I didn't mean to put the focus exclusively on Hebrew myth. The fact is that
the same themes of entropy, slow decline, and sudden cataclysm show up in
pretty much all cultures. In addition to the bits you're talking about you
have Atlantis, the tower of Babel, and a host of others. It doesn't seem to
all go back to a single source, since the trend appears pretty much
independently in ancient China - so I'm suggesting that it's actually
something of a formal necessity when you go about telling this type of
>I agree about memory, identity, but also mental illness, which see, to be
>more epistemological problems than ontological problems.
I'm not exactly sure what you mean by the epistemological/ontological
distinction you're making, but I'd be interested to hear further. Mental
illness does seem to be somewhat of an issue, but it seems to me mostly as a
means rather than an end - the mental illness is present to push problems of
identity and memory to an extreme and bring them to the fore.
One of the other issues that someone else mentioned that I forgot had to do
with language. These may not be major elements in themselves, but Wolfe does
show a genuine interest and insight into the subject of language. I'm
thinking mostly of the New Sun and Soldier books; I don't recall any other
stories of his where language is an issue, but I'd be very interested if
anyone knows of any more.
>I'm not saying Severian is supposed to be the New Testament Christ or is at
>a close reading, but
>that's what he seemed like to me the first couple of times I read the book.

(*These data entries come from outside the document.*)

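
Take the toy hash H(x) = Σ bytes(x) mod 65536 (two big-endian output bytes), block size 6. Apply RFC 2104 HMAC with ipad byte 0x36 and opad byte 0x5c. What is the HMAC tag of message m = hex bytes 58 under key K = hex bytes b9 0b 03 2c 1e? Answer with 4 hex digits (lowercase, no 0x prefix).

037b

Key hex bytes b9 0b 03 2c 1e is 5 bytes ≤ B = 6; zero-pad to 6 bytes: K' = b9 0b 03 2c 1e 00.
K' ⊕ ipad = 8f 3d 35 1a 28 36.  K' ⊕ opad = e5 57 5f 70 42 5c.
Inner input = (K'⊕ipad) ∥ m = 8f 3d 35 1a 28 36 ∥ 58.
Inner hash: sum = 143+61+53+26+40+54+88 = 465 → 01 d1.
Outer input = (K'⊕opad) ∥ inner = e5 57 5f 70 42 5c ∥ 01 d1.
Outer hash (tag): sum = 229+87+95+112+66+92+1+209 = 891 → 03 7b.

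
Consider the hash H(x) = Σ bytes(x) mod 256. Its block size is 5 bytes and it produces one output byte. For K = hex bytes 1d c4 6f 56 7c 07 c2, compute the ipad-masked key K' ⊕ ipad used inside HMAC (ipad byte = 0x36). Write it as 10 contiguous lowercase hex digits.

Key hex bytes 1d c4 6f 56 7c 07 c2 is 7 bytes > B = 5, so hash it first: H(key) = eb, then zero-pad to 5 bytes: K' = eb 00 00 00 00.
XOR each byte with 0x36: eb⊕36=dd, 00⊕36=36, 00⊕36=36, 00⊕36=36, 00⊕36=36.

dd36363636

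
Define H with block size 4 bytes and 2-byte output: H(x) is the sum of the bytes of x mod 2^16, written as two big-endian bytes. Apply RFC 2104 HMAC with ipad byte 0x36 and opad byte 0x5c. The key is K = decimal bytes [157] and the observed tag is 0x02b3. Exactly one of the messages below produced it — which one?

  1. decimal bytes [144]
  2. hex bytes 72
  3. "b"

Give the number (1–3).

Key decimal bytes [157] = 9d is 1 byte ≤ B = 4; zero-pad to 4 bytes: K' = 9d 00 00 00.
K' ⊕ ipad = ab 36 36 36; K' ⊕ opad = c1 5c 5c 5c.
m1: inner = H(ab 36 36 36 90) = 01 dd; tag = H(c1 5c 5c 5c 01 dd) = 02b3 ← matches
m2: inner = H(ab 36 36 36 72) = 01 bf; tag = H(c1 5c 5c 5c 01 bf) = 0295
m3: inner = H(ab 36 36 36 62) = 01 af; tag = H(c1 5c 5c 5c 01 af) = 0285

1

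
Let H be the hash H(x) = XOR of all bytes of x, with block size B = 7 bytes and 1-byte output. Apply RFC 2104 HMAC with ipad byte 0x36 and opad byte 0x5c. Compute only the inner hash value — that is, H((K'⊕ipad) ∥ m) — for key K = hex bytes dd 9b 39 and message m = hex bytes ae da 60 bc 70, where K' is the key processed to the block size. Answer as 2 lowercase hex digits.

91

Key hex bytes dd 9b 39 is 3 bytes ≤ B = 7; zero-pad to 7 bytes: K' = dd 9b 39 00 00 00 00.
K' ⊕ ipad = eb ad 0f 36 36 36 36.
Inner input = eb ad 0f 36 36 36 36 ∥ ae da 60 bc 70.
Inner hash: XOR eb⊕ad⊕0f⊕36⊕36⊕36⊕36⊕ae⊕da⊕60⊕bc⊕70 = 91.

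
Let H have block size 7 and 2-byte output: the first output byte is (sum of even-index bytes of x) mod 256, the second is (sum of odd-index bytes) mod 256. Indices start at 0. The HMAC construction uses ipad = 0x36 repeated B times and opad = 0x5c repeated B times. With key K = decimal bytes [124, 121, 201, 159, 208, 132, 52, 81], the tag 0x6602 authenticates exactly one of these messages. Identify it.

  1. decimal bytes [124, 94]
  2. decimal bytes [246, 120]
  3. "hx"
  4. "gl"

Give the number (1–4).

Key decimal bytes [124, 121, 201, 159, 208, 132, 52, 81] = 7c 79 c9 9f d0 84 34 51 is 8 bytes > B = 7, so hash it first: H(key) = 49 ed, then zero-pad to 7 bytes: K' = 49 ed 00 00 00 00 00.
K' ⊕ ipad = 7f db 36 36 36 36 36; K' ⊕ opad = 15 b1 5c 5c 5c 5c 5c.
m1: inner = H(7f db 36 36 36 36 36 7c 5e) = 7f c3; tag = H(15 b1 5c 5c 5c 5c 5c 7f c3) = ece8
m2: inner = H(7f db 36 36 36 36 36 f6 78) = 99 3d; tag = H(15 b1 5c 5c 5c 5c 5c 99 3d) = 6602 ← matches
m3: inner = H(7f db 36 36 36 36 36 68 78) = 99 af; tag = H(15 b1 5c 5c 5c 5c 5c 99 af) = d802
m4: inner = H(7f db 36 36 36 36 36 67 6c) = 8d ae; tag = H(15 b1 5c 5c 5c 5c 5c 8d ae) = d7f6

2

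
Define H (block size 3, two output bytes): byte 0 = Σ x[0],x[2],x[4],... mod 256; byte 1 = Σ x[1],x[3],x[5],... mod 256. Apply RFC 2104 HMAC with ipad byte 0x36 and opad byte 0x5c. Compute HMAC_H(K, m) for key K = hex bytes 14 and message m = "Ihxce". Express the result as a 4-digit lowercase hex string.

Key hex bytes 14 is 1 byte ≤ B = 3; zero-pad to 3 bytes: K' = 14 00 00.
K' ⊕ ipad = 22 36 36.  K' ⊕ opad = 48 5c 5c.
Inner input = (K'⊕ipad) ∥ m = 22 36 36 ∥ 49 68 78 63 65.
Inner hash: even-index sum = 291 mod 256 = 35; odd-index sum = 348 mod 256 = 92 → 23 5c.
Outer input = (K'⊕opad) ∥ inner = 48 5c 5c ∥ 23 5c.
Outer hash (tag): even-index sum = 256 mod 256 = 0; odd-index sum = 127 mod 256 = 127 → 00 7f.

007f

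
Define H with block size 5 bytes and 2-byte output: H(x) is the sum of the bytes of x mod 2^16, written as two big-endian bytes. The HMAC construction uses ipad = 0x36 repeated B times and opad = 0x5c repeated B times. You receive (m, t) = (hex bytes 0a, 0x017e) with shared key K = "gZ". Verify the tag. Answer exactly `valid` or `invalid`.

invalid

Key "gZ" = 67 5a is 2 bytes ≤ B = 5; zero-pad to 5 bytes: K' = 67 5a 00 00 00.
K' ⊕ ipad = 51 6c 36 36 36; K' ⊕ opad = 3b 06 5c 5c 5c.
Inner hash: sum = 81+108+54+54+54+10 = 361 → 01 69.
Outer hash (recomputed tag): sum = 59+6+92+92+92+1+105 = 447 → 01 bf.
Recomputed tag = 01bf; claimed = 017e → mismatch.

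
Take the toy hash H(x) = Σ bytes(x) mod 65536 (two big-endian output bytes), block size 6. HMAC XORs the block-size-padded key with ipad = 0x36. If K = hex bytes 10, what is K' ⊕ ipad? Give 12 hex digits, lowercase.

Key hex bytes 10 is 1 byte ≤ B = 6; zero-pad to 6 bytes: K' = 10 00 00 00 00 00.
XOR each byte with 0x36: 10⊕36=26, 00⊕36=36, 00⊕36=36, 00⊕36=36, 00⊕36=36, 00⊕36=36.

263636363636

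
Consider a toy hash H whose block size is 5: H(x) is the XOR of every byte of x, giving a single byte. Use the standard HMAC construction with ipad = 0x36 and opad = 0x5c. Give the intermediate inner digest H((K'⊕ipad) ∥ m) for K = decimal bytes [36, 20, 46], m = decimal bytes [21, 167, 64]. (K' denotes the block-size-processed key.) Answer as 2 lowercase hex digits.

Key decimal bytes [36, 20, 46] = 24 14 2e is 3 bytes ≤ B = 5; zero-pad to 5 bytes: K' = 24 14 2e 00 00.
K' ⊕ ipad = 12 22 18 36 36.
Inner input = 12 22 18 36 36 ∥ 15 a7 40.
Inner hash: XOR 12⊕22⊕18⊕36⊕36⊕15⊕a7⊕40 = da.

da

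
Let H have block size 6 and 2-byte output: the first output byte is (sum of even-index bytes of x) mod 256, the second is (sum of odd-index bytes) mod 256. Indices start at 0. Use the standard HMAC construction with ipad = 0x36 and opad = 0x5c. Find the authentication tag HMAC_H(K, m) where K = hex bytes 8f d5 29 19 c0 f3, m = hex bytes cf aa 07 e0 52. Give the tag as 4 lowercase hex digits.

Key hex bytes 8f d5 29 19 c0 f3 is exactly B = 6 bytes: K' = 8f d5 29 19 c0 f3.
K' ⊕ ipad = b9 e3 1f 2f f6 c5.  K' ⊕ opad = d3 89 75 45 9c af.
Inner input = (K'⊕ipad) ∥ m = b9 e3 1f 2f f6 c5 ∥ cf aa 07 e0 52.
Inner hash: even-index sum = 758 mod 256 = 246; odd-index sum = 865 mod 256 = 97 → f6 61.
Outer input = (K'⊕opad) ∥ inner = d3 89 75 45 9c af ∥ f6 61.
Outer hash (tag): even-index sum = 730 mod 256 = 218; odd-index sum = 478 mod 256 = 222 → da de.

dade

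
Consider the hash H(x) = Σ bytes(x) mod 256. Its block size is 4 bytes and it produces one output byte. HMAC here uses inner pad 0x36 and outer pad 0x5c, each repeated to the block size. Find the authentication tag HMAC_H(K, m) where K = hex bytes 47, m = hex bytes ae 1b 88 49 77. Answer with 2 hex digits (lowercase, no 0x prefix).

Key hex bytes 47 is 1 byte ≤ B = 4; zero-pad to 4 bytes: K' = 47 00 00 00.
K' ⊕ ipad = 71 36 36 36.  K' ⊕ opad = 1b 5c 5c 5c.
Inner input = (K'⊕ipad) ∥ m = 71 36 36 36 ∥ ae 1b 88 49 77.
Inner hash: sum = 113+54+54+54+174+27+136+73+119 = 804; mod 256 = 36 → 24.
Outer input = (K'⊕opad) ∥ inner = 1b 5c 5c 5c ∥ 24.
Outer hash (tag): sum = 27+92+92+92+36 = 339; mod 256 = 83 → 53.

53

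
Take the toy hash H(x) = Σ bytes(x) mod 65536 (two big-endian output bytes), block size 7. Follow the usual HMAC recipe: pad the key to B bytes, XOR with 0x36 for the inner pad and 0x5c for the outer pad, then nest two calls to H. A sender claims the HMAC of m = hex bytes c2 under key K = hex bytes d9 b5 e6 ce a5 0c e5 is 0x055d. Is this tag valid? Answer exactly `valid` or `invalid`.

valid

Key hex bytes d9 b5 e6 ce a5 0c e5 is exactly B = 7 bytes: K' = d9 b5 e6 ce a5 0c e5.
K' ⊕ ipad = ef 83 d0 f8 93 3a d3; K' ⊕ opad = 85 e9 ba 92 f9 50 b9.
Inner hash: sum = 239+131+208+248+147+58+211+194 = 1436 → 05 9c.
Outer hash (recomputed tag): sum = 133+233+186+146+249+80+185+5+156 = 1373 → 05 5d.
Recomputed tag = 055d; claimed = 055d → match.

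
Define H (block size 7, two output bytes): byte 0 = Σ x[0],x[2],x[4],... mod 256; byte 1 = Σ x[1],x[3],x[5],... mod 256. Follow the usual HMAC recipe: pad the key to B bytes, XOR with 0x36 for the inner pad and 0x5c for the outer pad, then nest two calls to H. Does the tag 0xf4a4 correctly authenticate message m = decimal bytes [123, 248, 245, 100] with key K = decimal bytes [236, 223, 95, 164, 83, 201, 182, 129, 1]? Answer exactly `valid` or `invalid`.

invalid

Key decimal bytes [236, 223, 95, 164, 83, 201, 182, 129, 1] = ec df 5f a4 53 c9 b6 81 01 is 9 bytes > B = 7, so hash it first: H(key) = 55 cd, then zero-pad to 7 bytes: K' = 55 cd 00 00 00 00 00.
K' ⊕ ipad = 63 fb 36 36 36 36 36; K' ⊕ opad = 09 91 5c 5c 5c 5c 5c.
Inner hash: even-index sum = 609 mod 256 = 97; odd-index sum = 727 mod 256 = 215 → 61 d7.
Outer hash (recomputed tag): even-index sum = 500 mod 256 = 244; odd-index sum = 426 mod 256 = 170 → f4 aa.
Recomputed tag = f4aa; claimed = f4a4 → mismatch.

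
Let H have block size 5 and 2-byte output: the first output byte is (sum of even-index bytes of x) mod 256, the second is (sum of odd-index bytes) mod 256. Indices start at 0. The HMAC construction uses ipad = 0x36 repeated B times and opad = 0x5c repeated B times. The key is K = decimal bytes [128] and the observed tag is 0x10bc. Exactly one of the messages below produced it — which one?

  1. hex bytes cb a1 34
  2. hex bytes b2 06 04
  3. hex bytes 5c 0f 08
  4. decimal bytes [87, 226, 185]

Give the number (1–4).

4

Key decimal bytes [128] = 80 is 1 byte ≤ B = 5; zero-pad to 5 bytes: K' = 80 00 00 00 00.
K' ⊕ ipad = b6 36 36 36 36; K' ⊕ opad = dc 5c 5c 5c 5c.
m1: inner = H(b6 36 36 36 36 cb a1 34) = c3 6b; tag = H(dc 5c 5c 5c 5c c3 6b) = ff7b
m2: inner = H(b6 36 36 36 36 b2 06 04) = 28 22; tag = H(dc 5c 5c 5c 5c 28 22) = b6e0
m3: inner = H(b6 36 36 36 36 5c 0f 08) = 31 d0; tag = H(dc 5c 5c 5c 5c 31 d0) = 64e9
m4: inner = H(b6 36 36 36 36 57 e2 b9) = 04 7c; tag = H(dc 5c 5c 5c 5c 04 7c) = 10bc ← matches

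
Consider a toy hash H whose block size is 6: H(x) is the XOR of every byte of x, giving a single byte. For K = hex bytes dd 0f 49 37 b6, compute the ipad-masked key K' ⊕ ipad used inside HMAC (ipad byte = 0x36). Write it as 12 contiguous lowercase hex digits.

eb397f018036

Key hex bytes dd 0f 49 37 b6 is 5 bytes ≤ B = 6; zero-pad to 6 bytes: K' = dd 0f 49 37 b6 00.
XOR each byte with 0x36: dd⊕36=eb, 0f⊕36=39, 49⊕36=7f, 37⊕36=01, b6⊕36=80, 00⊕36=36.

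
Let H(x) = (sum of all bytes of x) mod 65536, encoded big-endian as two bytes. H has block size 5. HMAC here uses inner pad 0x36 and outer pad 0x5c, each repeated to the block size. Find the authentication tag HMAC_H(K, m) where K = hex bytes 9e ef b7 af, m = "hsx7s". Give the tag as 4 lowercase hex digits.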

> Christ was associated with Apollo, and the coming of the New Sun in the
>mythologies of the Americas is a kind of millenatrian, second coming deal
>which involves the destruction and rebirth of the world.
Speaking of first impressions, I couldn't help thinking of Shiva (w.r.t.
Severian) more than Christ. While certain aspects of this comparison still
resonate, it does seem to me that Wolfe deliberately avoided certain
language and terms which could have strengthened this impression, which
seems to imply that he wasn't really trying to encourage that sort of a
reading. The use of the Hebrew names is just too evocative to ignore, even
though Wolfe has (I believe) denied a straightforward qabbalistic
interpretation of the text as well.
> The Geburah metaphor is very fitting, I had never thought of that.
>Generally Michael is assigned to Geburah in alchemy, but I can't think of
>an iteration of Michael that is even close to Severian.
If I recall correctly the qabbalistic tradition associates Sammael with
geburah. I don't know enough about the angelic aspect of things to say
whether this is closer to or further away from Severian as a character - you
might perhaps be able to say better than I could.
If you haven't heard all this bunch before then I should also point out that
the equivalent angel on the chesed side ("mercy", the sphere which balances
out with geburah) is "Tzadkiel", and that this is clearly not coincidence
(nor is the use of the term "Briah").